[This post was originally published at Forbes.com on 11th May 2012]
When news broke yesterday that Mitt Romney had alledgedly physically bullied another student while in high school, there were mixed reactions. We are all outraged when
we hear about bullying but, at the same time, there is a notion of teenage indiscretions and that a person without life experience can be a different person four decades later. That said, as Emily Bazelon noted, when a teenager or person of youth does something courageous, as George W. Bush did when sticking up for a bullied gay student, we do believe that this is a sign of better qualities.
As I contemplated it more, I began to think of this as a parent beyond any political implications or how this impacted on someone’s Presidential qualities. And, in doing so, I thought about my own high school experience. Like many (perhaps all) academically oriented students in high school, back in Australia I was bullied. It was something that I came to accept as a fact of high school existence (and I attended a high school not unlike that of Mitt Romney). My parents were aware of this and I recall us discussing it. In the end, what I recall, strongly, from that is a narrative: “just remember, they’ll amount to nothing.”
The basic idea is that bullies were exhibiting their own poor characteristics and it was not about those being bullied. And those characteristics were the sort of thing that will serve them poorly in later life. I imagined prison or destitution but, in reality, what I did not expect to see was broad success. I have taken this narrative and used it when similar things had occurred to my children as it is powerful and makes sense. (Of course, these days we have more responsive schools as well).

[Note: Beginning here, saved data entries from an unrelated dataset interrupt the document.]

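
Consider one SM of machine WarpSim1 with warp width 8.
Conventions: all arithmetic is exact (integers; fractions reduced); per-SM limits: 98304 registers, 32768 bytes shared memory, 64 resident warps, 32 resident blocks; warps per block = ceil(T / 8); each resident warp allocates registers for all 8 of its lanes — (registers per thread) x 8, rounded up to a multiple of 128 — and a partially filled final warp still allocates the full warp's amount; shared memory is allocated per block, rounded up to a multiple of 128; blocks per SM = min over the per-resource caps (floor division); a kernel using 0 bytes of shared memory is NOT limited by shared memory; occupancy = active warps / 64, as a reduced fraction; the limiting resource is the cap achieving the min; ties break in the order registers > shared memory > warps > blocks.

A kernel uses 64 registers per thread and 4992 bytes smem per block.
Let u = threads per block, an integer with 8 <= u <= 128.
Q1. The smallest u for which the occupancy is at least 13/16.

Answer: u = 65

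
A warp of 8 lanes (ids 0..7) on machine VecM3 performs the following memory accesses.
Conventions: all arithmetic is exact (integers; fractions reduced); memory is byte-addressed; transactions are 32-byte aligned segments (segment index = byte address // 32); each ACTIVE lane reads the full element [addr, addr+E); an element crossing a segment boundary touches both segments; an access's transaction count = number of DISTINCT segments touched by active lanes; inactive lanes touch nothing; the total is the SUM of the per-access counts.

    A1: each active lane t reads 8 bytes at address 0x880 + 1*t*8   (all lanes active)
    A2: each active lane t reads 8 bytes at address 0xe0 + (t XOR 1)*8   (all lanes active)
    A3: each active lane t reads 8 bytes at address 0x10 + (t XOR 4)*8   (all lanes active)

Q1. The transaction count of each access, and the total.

A1: 2 transactions
A2: 2 transactions
A3: 3 transactions

Answer: 2,2,3; total 7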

Mitt Romney’s now revealed teenagehood flies in the face of this narrative. He hasn’t amounted to nothing. Even prior to being selected as the Republican nominee for the
most powerful position in the world, he was extremely successful both in wealth and experience. Mitt Romney had amounted to something.
Now one counter-example shouldn’t kill a fact (bullies don’t succeed) or, indeed, nullify a hypothesis. However, the narrative was never a fact. It was a theory. It made sense but my parents and many, many others did not know it to be true. So this big counter-example matters.
In thinking about this post, I came to recall how important that narrative was to me. I remember the names of those who bullied me and, to tell you the truth, I have delved into the Internet on occasion to see whether things had worked out for them. I have no evidence of strong success. But I also remember the names of those who chose to stand up to bullies (sometimes on my behalf) and I have looked into how things worked out for them and have found some positive outcomes. At some level, this is a life-long source of comfort.
It would be nice to just plough on and continue to use the “they’ll amount to nothing” narrative with my children into the future but right now I worry about whether we can do it. Should Romney become President I would worry even more. And I have no alternative to fill the gap. Perhaps, “it gets better” but is that enough.
So let me throw it open to others to maybe offer suggestions: if you, as a parent, couldn’t rely on “they’ll amount to nothing” when comforting a bullied child, what might you say?